The story they tell is often a convincing one. Yet it is also relies on a profoundly one-sided reading of the evidence at hand. This is because, for every tale of an aid failure, there examples of aid successes to counter the pessimism. A recent article in Foreign Policy Magazine written by three more honest aid sceptics notes as much, conceding that:

Aid has accomplished some great things. On the health front, smallpox has been eradicated, infant mortality rates have been lowered, and illnesses such as diarrhea and river blindness have been widely treated. Aid programs have improved women’s access to modern contraception in Bangladesh and Egypt and helped increase school enrollment in Uganda and Burkina Faso…In the last decade, aid has helped restore peace and order after conflicts in places including Bosnia, East Timor, and Sierra Leone. In addition, aid can be a vehicle for policy advice and dialogue between recipients and outsiders.

Aid in short, can work, but – at the same time – it can fail: something that happens too often.

Which brings me to the central point that I want to make tonight: I think that we should increase aid, and meet our obligations to the world’s poor. At the same time though I think that this increase needs to be part of a contract between New Zealand’s aid community and the New Zealand taxpayer. The contract being that, as we increase aid levels we need to increase our efforts to find out what works.

In saying this, just to be clear, I should point out here that we are not, as it stands, completely ignorant in when it comes to figuring out what sort of aid works. Already we have some indication of what best practice in aid giving looks like. For a start, the aid that is given needs to be given genuinely – something that didn’t happen in the cold war and still doesn’t happen with many country’s aid. However, in New Zealand, we do avoid most of the worst aspects of so-called boomerang giving. We don’t for example give aid that is tied to purchases of New Zealand goods.
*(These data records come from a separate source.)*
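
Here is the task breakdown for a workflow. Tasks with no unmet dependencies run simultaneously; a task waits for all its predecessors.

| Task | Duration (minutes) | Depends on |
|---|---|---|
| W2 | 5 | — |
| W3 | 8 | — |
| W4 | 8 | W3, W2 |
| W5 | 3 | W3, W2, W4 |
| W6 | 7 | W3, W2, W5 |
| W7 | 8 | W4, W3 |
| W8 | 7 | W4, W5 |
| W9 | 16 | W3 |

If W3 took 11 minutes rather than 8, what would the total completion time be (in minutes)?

As given, the longest chain is W3→W4→W5→W6 = 8+8+3+7 = 26, so the finish is 26 minutes.
W3 lies on that path, so at 11 minutes the path becomes 29 minutes.
That remains the longest chain; total 29 minutes.

29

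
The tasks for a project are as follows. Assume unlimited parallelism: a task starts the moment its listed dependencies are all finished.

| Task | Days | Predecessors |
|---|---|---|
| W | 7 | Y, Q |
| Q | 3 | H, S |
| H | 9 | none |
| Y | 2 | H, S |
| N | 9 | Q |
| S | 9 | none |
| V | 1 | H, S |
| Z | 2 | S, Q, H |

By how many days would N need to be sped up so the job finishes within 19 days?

Current finish: 21 days; target: 19.
N is on every critical path, so each day cut from N cuts the finish by one (this holds down to a finish of 19).
Need 21 − 19 = 2 days off N → N becomes 7 days, finish becomes 19.

2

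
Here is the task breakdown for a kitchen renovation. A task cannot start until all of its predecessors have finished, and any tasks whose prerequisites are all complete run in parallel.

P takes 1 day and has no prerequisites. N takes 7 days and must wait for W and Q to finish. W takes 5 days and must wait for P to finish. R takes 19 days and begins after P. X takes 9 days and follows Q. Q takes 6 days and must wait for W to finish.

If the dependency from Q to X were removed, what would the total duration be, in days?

20

Original critical path: P→W→Q→X = 1+5+6+9 = 21 ⇒ 21 days.
Without Q→X, X's earliest start moves from 12 to 0.
The longest chain is now P→R = 1+19 = 20, so the plan takes 20 days.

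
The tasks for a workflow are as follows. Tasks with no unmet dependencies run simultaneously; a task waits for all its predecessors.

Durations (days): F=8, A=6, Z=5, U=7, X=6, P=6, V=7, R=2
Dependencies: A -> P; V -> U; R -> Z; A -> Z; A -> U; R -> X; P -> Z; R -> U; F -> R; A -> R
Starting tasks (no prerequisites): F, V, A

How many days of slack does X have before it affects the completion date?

1

F→R→U = 8+2+7 = 17 sets the makespan at 17 days.
Longest path through X: 16 days (earliest finish 16, latest finish 17).
So X can slip 17 − 16 = 1 day.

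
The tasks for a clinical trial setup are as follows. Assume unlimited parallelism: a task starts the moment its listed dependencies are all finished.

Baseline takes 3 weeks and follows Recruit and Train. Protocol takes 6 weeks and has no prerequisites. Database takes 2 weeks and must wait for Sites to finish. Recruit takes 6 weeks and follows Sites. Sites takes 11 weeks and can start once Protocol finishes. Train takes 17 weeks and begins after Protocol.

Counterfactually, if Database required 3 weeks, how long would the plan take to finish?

26

Baseline: Protocol→Sites→Recruit→Baseline = 6+11+6+3 = 26 → 26 weeks.
The longest path through Database is only 19 weeks, so Database has float 7.
The critical path is still Protocol→Sites→Recruit→Baseline; finish is now 26 weeks.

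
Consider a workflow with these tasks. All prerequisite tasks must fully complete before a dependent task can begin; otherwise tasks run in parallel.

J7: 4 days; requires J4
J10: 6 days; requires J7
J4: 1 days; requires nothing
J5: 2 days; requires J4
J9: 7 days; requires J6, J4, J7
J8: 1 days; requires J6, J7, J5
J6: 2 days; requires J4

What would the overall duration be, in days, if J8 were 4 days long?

12

Critical path before the change: J4→J7→J9 = 1+4+7 = 12 giving 12 days.
J8 has 6 days of float (longest path through it is 6).
That remains the longest chain; total 12 days.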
There are also numerous guidelines for effective aid practice in existence, such as the Paris Declaration. And these I think are useful, but they are not perfect and tend to rely on assumptions of best practice rather than proven outcomes.

The aid community also, it should be noted, makes a concerted effort – via monitoring and evaluation – to assess the effectiveness of aid projects. And this is useful – although I think that it tends to be constrained by scope.

What is needed is to compliment this existing work is rigorous quantitative research that looks beyond individual projects and examines whole regions and countries. This is the sort of research that involves health researchers, sociologists and economists.

And this is what I think we need to increase as we increase our aid levels.